- Born: Madhava 1182 Tirunarayanapuram
- Died: 1287 Srirangam
- Other names: Nañcīyar, Nañjīyar, Nanjiar, Nanjeeyar
- Occupation: Philosopher
- Known for: Leader of the Sri Vaishnava sect
- Notable work: Commentary on Tiruvaymoli

= Nanjiyar =

Hindu theologian

Nanjiyar (c. 1182-1287) was a Sri Vaishnava philosopher from present-day Tamil Nadu, India. He wrote a commentary on the Tamil-language text Tiruvaymoli.

== Legendary biography ==

The Tenkalai tradition (Guru-parampara) narrates the biography of Nanjiyar as follows:

Nanjiyar, originally known as Madhava, was born at Tirunarayanapuram in the Kaliyuga year 4214. (This corresponds to 1112 CE, and is chronologically absurd, as the legend describes him as a contemporary of Parashara Bhattarya, who had died 22 years earlier). Madhava was a prominent Advaita Vedanta scholar, and had two wives. A wealthy and charitable man, he was so proud that he sat on a throne.

Meanwhile, in Srirangam, Ramanuja's cousin Embar succeeded him as the leader of Sri Vaishnavas, followed by Parashara Bhattarya. One day, Parashara learned about Madhava and his extravagant claims through a Brahmin pilgrim, and resolved to convert him to Vaishnavism. Parashara went to Gangorai (near Shringeri), where Madhava lived. Parashara disguised himself as a Brahmin among a crowd whom Madhava fed everyday, and asked him for alms in form of a philosophical debate. The ensuing debate continued for ten days, and on the eleventh day, Parashara defeated Madhava with the help of Tirumangai Alvar's Tirunetuntantakam and Yamunacharya's Mayavadakhandanam.

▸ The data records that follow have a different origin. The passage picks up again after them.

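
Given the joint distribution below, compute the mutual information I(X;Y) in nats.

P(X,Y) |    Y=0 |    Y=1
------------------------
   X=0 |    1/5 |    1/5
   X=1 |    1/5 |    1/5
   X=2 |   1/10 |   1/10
0.0000 nats

Mutual information: I(X;Y) = H(X) + H(Y) - H(X,Y)

Marginals:
P(X) = (2/5, 2/5, 1/5), H(X) = 1.0549 nats
P(Y) = (1/2, 1/2), H(Y) = 0.6931 nats

Joint entropy: H(X,Y) = 1.7481 nats

I(X;Y) = 1.0549 + 0.6931 - 1.7481 = 0.0000 nats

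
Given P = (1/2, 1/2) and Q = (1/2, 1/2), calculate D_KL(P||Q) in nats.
0.0000 nats

KL divergence: D_KL(P||Q) = Σ p(x) log(p(x)/q(x))

Computing term by term:
  x=0: 1/2 × log_e[(1/2)/(1/2)] = 1/2 × 0.0000 = 0.0000
  x=1: 1/2 × log_e[(1/2)/(1/2)] = 1/2 × 0.0000 = 0.0000

D_KL(P||Q) = 0.0000 nats

Note: KL divergence is always non-negative and equals 0 iff P = Q.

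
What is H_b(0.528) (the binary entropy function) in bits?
0.9977 bits

The binary entropy function is:
H(p) = -p log(p) - (1-p) log(1-p)

H(0.528) = -0.528 × log_2(0.528) - 0.472 × log_2(0.472)
H(0.528) = 0.9977 bits

Note: Binary entropy is maximized at p=0.5 (H=1 bit) and minimized at p=0 or p=1 (H=0).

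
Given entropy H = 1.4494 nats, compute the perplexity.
4.2606

Perplexity is e^H (or exp(H) for natural log).

H = 1.4494 nats
Perplexity = e^1.4494 = 4.2606

Interpretation: The model's uncertainty is equivalent to choosing uniformly among 4.3 options.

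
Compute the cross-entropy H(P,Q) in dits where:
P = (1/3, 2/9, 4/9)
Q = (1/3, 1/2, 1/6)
0.5718 dits

Cross-entropy: H(P,Q) = -Σ p(x) log q(x)

Alternatively: H(P,Q) = H(P) + D_KL(P||Q)
H(P) = 0.4607 dits
D_KL(P||Q) = 0.1111 dits

H(P,Q) = 0.4607 + 0.1111 = 0.5718 dits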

Madhava accepted his defeated, converted to Vaishnavism, and adopted Ramanuja's Vishishtadvaita philosophy.

Madhava accepted Parashara as his acharya (teacher), and expressed his desire to follow Parashara to Srirangam. However, Parashara told him to continue feeding Brahmins at his own place. Parashara obeyed him, and started providing hospitality to Sri Vaishnavas. One day, his wives treated two Sri Vaishnava travelers disrespectfully. When he learned about this incident, he was disappointed, and decided to renounce the world. He divided his wealth into three parts, one each for his wives, and the remaining for Parashara. He then became a sanyasin and went to Srirangam, the centre of Sri Vaishnava school. Parashara gave him the title Nanjiyar, that is "our saint"(nam-jiyar).

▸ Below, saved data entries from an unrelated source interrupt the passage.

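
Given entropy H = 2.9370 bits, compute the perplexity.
7.6582

Perplexity is 2^H (or exp(H) for natural log).

H = 2.9370 bits
Perplexity = 2^2.9370 = 7.6582

Interpretation: The model's uncertainty is equivalent to choosing uniformly among 7.7 options.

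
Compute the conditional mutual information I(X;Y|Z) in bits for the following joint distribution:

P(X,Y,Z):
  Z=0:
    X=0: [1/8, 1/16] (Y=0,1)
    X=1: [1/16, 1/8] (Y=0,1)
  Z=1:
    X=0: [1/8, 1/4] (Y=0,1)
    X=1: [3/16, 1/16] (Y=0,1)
0.1085 bits

Conditional mutual information: I(X;Y|Z) = H(X|Z) + H(Y|Z) - H(X,Y|Z)

H(Z) = 0.9544
H(X,Z) = 1.9363 → H(X|Z) = 0.9818
H(Y,Z) = 1.9544 → H(Y|Z) = 1.0000
H(X,Y,Z) = 2.8278 → H(X,Y|Z) = 1.8734

I(X;Y|Z) = 0.9818 + 1.0000 - 1.8734 = 0.1085 bits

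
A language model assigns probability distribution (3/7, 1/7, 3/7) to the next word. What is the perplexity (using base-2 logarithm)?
2.7298

Perplexity is 2^H (or exp(H) for natural log).

First, H = -Σ p log p = 1.4488 bits
Perplexity = 2^1.4488 = 2.7298

Interpretation: The model's uncertainty is equivalent to choosing uniformly among 2.7 options.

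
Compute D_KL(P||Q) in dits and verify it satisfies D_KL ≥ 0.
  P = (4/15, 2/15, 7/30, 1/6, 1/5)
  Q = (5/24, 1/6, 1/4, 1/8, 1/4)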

Nanjiyar wrote a commentary to the Tamil-language text Tiruvaymoli. According to a legend, he asked Nambur Varadaraja to make a copy of this text. On the way to his village, Varadaraja lost the original manuscript while crossing the Kaveri River. Varadaraja then wrote the entire commentary from his memory. Nanjiyar found that Varadaraja's copy contained additional interpretations and was much better than the original manuscript. Nanjiyar called Varadaraja his own son (nam pillai), and appointed him as his successor. Nampillai was also known as Nambilla, Namburi Varadarya, and Lokacharya.

Nanjiyar was also known as Periya-jiyar, Vedanti Mādhava-dāsa, Mādhva-sūri, Vedānti-muni, Ranganatha-muni, and Nārāyaṇa-muni.

== Works ==

Nanjiyar wrote a commentary on Tiruvaymoli, called Onpatinayirappadi ("9000 padis"), so-called after its 9000 padis or granthas (a unit comprising 32 letters).

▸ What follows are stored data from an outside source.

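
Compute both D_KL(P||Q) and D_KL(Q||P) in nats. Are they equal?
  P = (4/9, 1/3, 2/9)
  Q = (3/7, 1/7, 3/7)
D_KL(P||Q) = 0.1526, D_KL(Q||P) = 0.1448

KL divergence is not symmetric: D_KL(P||Q) ≠ D_KL(Q||P) in general.

D_KL(P||Q) = 0.1526 nats
D_KL(Q||P) = 0.1448 nats

No, they are not equal!

This asymmetry is why KL divergence is not a true distance metric.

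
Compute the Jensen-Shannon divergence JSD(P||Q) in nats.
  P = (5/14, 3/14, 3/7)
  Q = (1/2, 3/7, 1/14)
0.0949 nats

Jensen-Shannon divergence is:
JSD(P||Q) = 0.5 × D_KL(P||M) + 0.5 × D_KL(Q||M)
where M = 0.5 × (P + Q) is the mixture distribution.

M = 0.5 × (5/14, 3/14, 3/7) + 0.5 × (1/2, 3/7, 1/14) = (3/7, 9/28, 1/4)

D_KL(P||M) = 0.0790 nats
D_KL(Q||M) = 0.1109 nats

JSD(P||Q) = 0.5 × 0.0790 + 0.5 × 0.1109 = 0.0949 nats

Unlike KL divergence, JSD is symmetric and bounded: 0 ≤ JSD ≤ log(2).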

In his commentary, Nanjiyar discusses objections to the sacred status of Tiruvaymoli, such as that it was composed by a low-caste man in a language not suitable for sacred purposes; its songs were recited by low-caste men and even women; these songs were not known outside the Tamil-speaking region where even those outside the Vedic faith honored them; the songs downgraded traditional ideals of Sanskrit-language tradition, such as kaivalya; and discussed topics such as sexual desire that were traditionally disapproved of.

Nanjiyar refuted these objections by stating that these alleged flaws were actually virtues: the Shudra author of Tiruvaymoli had accumulated so much merit in his past lives that Vishnu provided him divine inspiration and grace; the author's rendition of the meaning of the Vedas in Tamil allowed even those who were not entitled to read the Vedas (such as Shudras and women) to find salvation; the hymns are so excellent that even those following non-Vedic lifestyle accept them; even non-Tamils wished they knew Tamil just to be able to understand these songs; and the songs did not exclude traditional values but organized them in a proper hierarchy.

Nanjiyar and other Sri Vaishnava teachers promoted the view that revelation is fully expressed equally in Tamil and Sanskrit languages: the Sanskrit texts teach what the god has in mind, while the Tamil text Tiruvaymoli expresses the nature of god most clearly and perfectly to inspire and increase devotion.